Isaacson'ın biyografisinin kapağı
Isaacson tarafından yazılan resmi biyografisinin kapağındaki fotoğrafta Steve Jobs'un duruşunda Floransalılığın bir fırça darbesi görülüyor. Yerleşimden yazıya, renkten onu oluşturan çeşitli öğelerin uzamsal boyutuna kadar her ayrıntıyı seçerek Jobs'ın kapağın yazarı olduğunu söyleyen biyografi yazarının kendisidir. Vasari tarafından ünlü Floransalıları ağırlamak için Cosimo I de' Medici için tasarlanan Loggiato degli Uffizi'nin 28 nişinden birinde, yukarıda bahsedilen kapaktaki Jobs'unkiyle aynı bir yüz duruşuna sahip olan Machiavelli'ninki var. Steve Jobs'ın meditatif yeteneğini göstermek için çeneye dokunan el, Niccolò Machiavelli'yi tasvir eden Uffizi heykelinden neredeyse metinsel bir alıntıdır.
İki duruşun benzerliği göz önüne alındığında, Jobs'un bu eserden ilham almadığını düşünmek zor. Yalnızca parmakların konumu değişir: Machiavelli işaret parmağını hafifçe kaldırarak çenesine dokunurken, Jobs başparmağını bunun üzerine koyar. Machiavelli'nin yüzü, Floransalı düşünürün heykeline bakan gözlemciye bakmak için hafifçe aşağı doğru eğilmiştir. Jobs sanki aklını okuyormuş gibi doğrudan okuyucunun gözlerinin içine bakar. Machiavelli'nin tuniği, tıpkı Jobs'un giydiği ve Apple'ın kurucu ortağı için bir tür üniforma haline gelen sıfır yakalı siyah gömlekte olduğu gibi boynunu çevreliyor. CBS News'ten Steve Tobak, Steve Jobs'un vizyonu ile Floransalı düşünürden bazı dersler arasında benzerlikler de çizdi.
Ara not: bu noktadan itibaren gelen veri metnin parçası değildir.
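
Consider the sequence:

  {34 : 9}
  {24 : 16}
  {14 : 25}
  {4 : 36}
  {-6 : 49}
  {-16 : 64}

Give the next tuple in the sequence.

{-26 : 81}

For the first coordinate, −10 each step: 34, 24, 14, 4, -6, -16 → -26.
Second coordinate goes 9, 16, 25, 36, 49, 64 → 81 (perfect squares: 3², 4², 5², …).
Putting it together: {-26 : 81}.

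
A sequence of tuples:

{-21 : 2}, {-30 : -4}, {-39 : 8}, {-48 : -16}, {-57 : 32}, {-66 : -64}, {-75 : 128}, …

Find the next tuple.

{-84 : -256}

First part: -21, -30, -39, -48, -57, -66, -75 → -84 (−9 each step).
Second part goes 2, -4, 8, -16, 32, -64, 128 → -256 (×(-2) each step).
So the next tuple is {-84 : -256}.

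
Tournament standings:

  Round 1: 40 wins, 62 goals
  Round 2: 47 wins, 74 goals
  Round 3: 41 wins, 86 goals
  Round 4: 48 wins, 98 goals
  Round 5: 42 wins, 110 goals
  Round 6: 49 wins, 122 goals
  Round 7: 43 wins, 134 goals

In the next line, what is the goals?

146

Goals: +12 each step; 62, 74, 86, 98, 110, 122, 134 → 146.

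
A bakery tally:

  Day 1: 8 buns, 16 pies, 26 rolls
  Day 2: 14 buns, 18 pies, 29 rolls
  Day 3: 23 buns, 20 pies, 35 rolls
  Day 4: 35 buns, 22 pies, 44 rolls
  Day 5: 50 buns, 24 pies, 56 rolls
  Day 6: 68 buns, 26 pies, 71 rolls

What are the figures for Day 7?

89 buns, 28 pies, 89 rolls

Buns goes 8, 14, 23, 35, 50, 68 → 89 (differences are 6, 9, 12, … (increasing by 3 each time)).
Pies: 16, 18, 20, 22, 24, 26 → 28 (+2 each step).
For the rolls, differences are 3, 6, 9, … (increasing by 3 each time): 26, 29, 35, 44, 56, 71 → 89.
Putting it together: 89 buns, 28 pies, 89 rolls.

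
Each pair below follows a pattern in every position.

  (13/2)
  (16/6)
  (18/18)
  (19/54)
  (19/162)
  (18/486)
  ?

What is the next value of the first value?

First value goes 13, 16, 18, 19, 19, 18 → 16 (differences are 3, 2, 1, … (decreasing by 1 each time)).

16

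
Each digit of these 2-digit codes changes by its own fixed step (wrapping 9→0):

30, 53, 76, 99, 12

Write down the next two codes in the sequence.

First digit: 3, 5, 7, 9, 1 → 3 → 5 (+2 each step, mod 10).
Second digit: +3 each step, mod 10, so 0, 3, 6, 9, 2 → 5 → 8.
Putting the parts together: 35 and then 58.

35, 58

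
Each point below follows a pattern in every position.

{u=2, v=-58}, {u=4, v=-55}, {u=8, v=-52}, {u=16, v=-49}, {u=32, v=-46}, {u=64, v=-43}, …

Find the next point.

U: ×2 each step, so 2, 4, 8, 16, 32, 64 → 128.
V goes -58, -55, -52, -49, -46, -43 → -40 (+3 each step).
Combining the parts gives {u=128, v=-40}.

{u=128, v=-40}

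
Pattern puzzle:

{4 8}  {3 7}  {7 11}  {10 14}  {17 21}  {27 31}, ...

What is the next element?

For the first coordinate, each term is the sum of the two before it: 4, 3, 7, 10, 17, 27 → 44.
Second coordinate goes 8, 7, 11, 14, 21, 31 → 48 (always 4 more than the first coordinate).
Combining the parts gives {44 48}.

{44 48}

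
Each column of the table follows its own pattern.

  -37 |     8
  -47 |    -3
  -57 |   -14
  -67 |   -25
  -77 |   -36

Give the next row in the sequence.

For the first component, −10 each step: -37, -47, -57, -67, -77 → -87.
For the second component, −11 each step: 8, -3, -14, -25, -36 → -47.
Putting it together: -87  -47.

-87  -47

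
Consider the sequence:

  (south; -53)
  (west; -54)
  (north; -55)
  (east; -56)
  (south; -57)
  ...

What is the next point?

Direction — repeats south → west → north → east: south, west, north, east, south → west.
Second slot: −1 each step; -53, -54, -55, -56, -57 → -58.
Putting it together: (west; -58).

(west; -58)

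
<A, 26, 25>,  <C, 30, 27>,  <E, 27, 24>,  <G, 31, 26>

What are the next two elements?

<I, 28, 23>, <K, 32, 25>

Letter: letters move forward 2 places in the alphabet, so A, C, E, G → I → K.
Second entry — alternating steps +4, −3, +4, −3, …: 26, 30, 27, 31 → 28 → 32.
Third entry goes 25, 27, 24, 26 → 23 → 25 (alternating steps +2, −3, +2, −3, …).
Putting the parts together: <I, 28, 23> and then <K, 32, 25>.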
Pek çok kişi, Steve Jobs ve Machiavelli arasındaki analojilerden, eskisini savaş alanlarında değil, küreselleşmiş ekonomide hareket eden bir tür modern prens olarak tanımlama cüretini gösterdi. Bunlar kısır alıştırmalar ve Jobs'un Prens'i okuyup okumadığını bile bilmiyoruz. Kesin olan bir şey varsa o da, Machiavelli'nin Anglosakson kaba tabirinin, genellikle herhangi bir "devlet mantığı" dışında, genellikle piyasanın aksine hareket eden Steve Jobs'a uymadığıdır.
"Floransalı" Laurene Powell Jobs
Jobs'ın eşi Laurene Powell, Floransa'da sekiz ay yaşadı, birazcık bile İtalyanca öğrendi ve her şeyden önce Floransa kalbinde o kadar kaldı ki, organik şirketine Terravera adını verdi, Matteo Renzi gibi Floransalı bir "doktor"un uydurabileceği bir isim. . Yıl 1992'ydi ve ikisi birbirine aşıktı, Steve Jobs'ın NeXT'i İtalya'ya getirmeye çalışan Floransalı adamlara faks çektiği yıldı.
Bu yüzden “Floransa sevdiğim bir şehir”. Bu nedenle Jobs'a Floransa vatandaşlığı verilebilir, çünkü Floransa'nın bir parçası Apple'da yaşıyor.
Nardella'ya söyleyeceğiz. Renzi alkışlardı.